A team from Pennsylvania State University has developed a technique that they say will allow manufacturers to produce large sheets of thin-film silicon semiconductors at low temperature in simple reactors. The method could produce the materials at a fraction of the cost currently possible.

Large-area, thin film semiconducting material. Image source: Penn State UniversityThe method features a high-pressure, plasma-free approach that creates large-area, thin-film semiconductors. By using high-pressure deposition inside rolled-up, flexible substrates the result is a large-area with uniform-thickness, and hydrogenated, amorphous silicon films. The films could be used in a variety of applications, from solar cells to flat panel displays.

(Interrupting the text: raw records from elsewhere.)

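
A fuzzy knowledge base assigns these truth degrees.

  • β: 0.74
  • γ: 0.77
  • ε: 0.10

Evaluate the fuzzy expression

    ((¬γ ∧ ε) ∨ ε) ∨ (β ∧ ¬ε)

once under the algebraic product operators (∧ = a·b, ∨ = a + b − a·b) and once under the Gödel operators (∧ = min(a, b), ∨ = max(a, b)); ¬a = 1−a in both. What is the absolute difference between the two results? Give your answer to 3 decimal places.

0.034

Under algebraic product:
  ¬γ = 1 − 0.7700 = 0.2300
  ¬γ ∧ ε = a·b on (0.2300, 0.1000) = 0.0230
  (¬γ ∧ ε) ∨ ε = a + b − a·b on (0.0230, 0.1000) = 0.1207
  ¬ε = 1 − 0.1000 = 0.9000
  β ∧ ¬ε = a·b on (0.7400, 0.9000) = 0.6660
  ((¬γ ∧ ε) ∨ ε) ∨ (β ∧ ¬ε) = a + b − a·b on (0.1207, 0.6660) = 0.7063
  → value = 0.7063
Under Gödel:
  ¬γ = 1 − 0.77 = 0.23
  ¬γ ∧ ε = min(a, b) on (0.23, 0.10) = 0.10
  (¬γ ∧ ε) ∨ ε = max(a, b) on (0.10, 0.10) = 0.10
  ¬ε = 1 − 0.10 = 0.90
  β ∧ ¬ε = min(a, b) on (0.74, 0.90) = 0.74
  ((¬γ ∧ ε) ∨ ε) ∨ (β ∧ ¬ε) = max(a, b) on (0.10, 0.74) = 0.74
  → value = 0.7400
|0.7063 − 0.7400| = 0.034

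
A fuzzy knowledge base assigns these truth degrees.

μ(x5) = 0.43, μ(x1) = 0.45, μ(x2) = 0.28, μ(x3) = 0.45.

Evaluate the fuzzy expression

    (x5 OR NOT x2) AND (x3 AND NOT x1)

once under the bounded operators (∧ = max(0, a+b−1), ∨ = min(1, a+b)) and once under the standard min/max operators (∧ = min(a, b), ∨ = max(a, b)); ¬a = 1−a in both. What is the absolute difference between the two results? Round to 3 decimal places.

Under bounded:
  NOT x2 = 1 − 0.28 = 0.72
  x5 OR NOT x2 = min(1, a+b) on (0.43, 0.72) = 1.00
  NOT x1 = 1 − 0.45 = 0.55
  x3 AND NOT x1 = max(0, a+b−1) on (0.45, 0.55) = 0.00
  (x5 OR NOT x2) AND (x3 AND NOT x1) = max(0, a+b−1) on (1.00, 0.00) = 0.00
  → value = 0.0000
Under standard min/max:
  NOT x2 = 1 − 0.28 = 0.72
  x5 OR NOT x2 = max(a, b) on (0.43, 0.72) = 0.72
  NOT x1 = 1 − 0.45 = 0.55
  x3 AND NOT x1 = min(a, b) on (0.45, 0.55) = 0.45
  (x5 OR NOT x2) AND (x3 AND NOT x1) = min(a, b) on (0.72, 0.45) = 0.45
  → value = 0.4500
|0.0000 − 0.4500| = 0.450

0.450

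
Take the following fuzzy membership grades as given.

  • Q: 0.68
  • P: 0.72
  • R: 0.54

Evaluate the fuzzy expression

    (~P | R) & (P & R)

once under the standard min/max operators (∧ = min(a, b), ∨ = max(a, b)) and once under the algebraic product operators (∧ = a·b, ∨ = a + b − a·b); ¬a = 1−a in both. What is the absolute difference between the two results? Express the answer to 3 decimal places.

0.280

Under standard min/max:
  ~P = 1 − 0.72 = 0.28
  ~P | R = max(a, b) on (0.28, 0.54) = 0.54
  P & R = min(a, b) on (0.72, 0.54) = 0.54
  (~P | R) & (P & R) = min(a, b) on (0.54, 0.54) = 0.54
  → value = 0.5400
Under algebraic product:
  ~P = 1 − 0.7200 = 0.2800
  ~P | R = a + b − a·b on (0.2800, 0.5400) = 0.6688
  P & R = a·b on (0.7200, 0.5400) = 0.3888
  (~P | R) & (P & R) = a·b on (0.6688, 0.3888) = 0.2600
  → value = 0.2600
|0.5400 − 0.2600| = 0.280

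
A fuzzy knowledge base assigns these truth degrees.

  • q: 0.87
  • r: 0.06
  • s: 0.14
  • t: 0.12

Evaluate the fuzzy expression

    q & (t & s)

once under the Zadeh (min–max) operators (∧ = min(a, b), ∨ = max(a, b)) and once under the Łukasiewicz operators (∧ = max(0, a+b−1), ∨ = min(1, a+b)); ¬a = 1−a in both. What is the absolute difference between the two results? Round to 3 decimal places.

Under Zadeh (min–max):
  t & s = min(a, b) on (0.12, 0.14) = 0.12
  q & (t & s) = min(a, b) on (0.87, 0.12) = 0.12
  → value = 0.1200
Under Łukasiewicz:
  t & s = max(0, a+b−1) on (0.12, 0.14) = 0.00
  q & (t & s) = max(0, a+b−1) on (0.87, 0.00) = 0.00
  → value = 0.0000
|0.1200 − 0.0000| = 0.120

0.120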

Researchers say the traditional, chemical vapor deposition method uses silane to create a chemical reaction. It deposits silicon and hydrogen atoms onto a thin layer, coating a substrate. To achieve this, the chemical reaction must occur at a temperature that is low enough to create a plasma state in reactors that generate the plasma as well as handle the mass volume of gas needed for the process.

The new method allows for low-temperature reactions in a smaller space, with a lower volume of gas. These factors have made it possible for the team to develop semiconductors on multiple stacked surfaces, instead of a single surface, simultaneously.

With further development, they believe the end product could be a rolled-up semiconducting material that could approach or even exceed a square kilometer in size.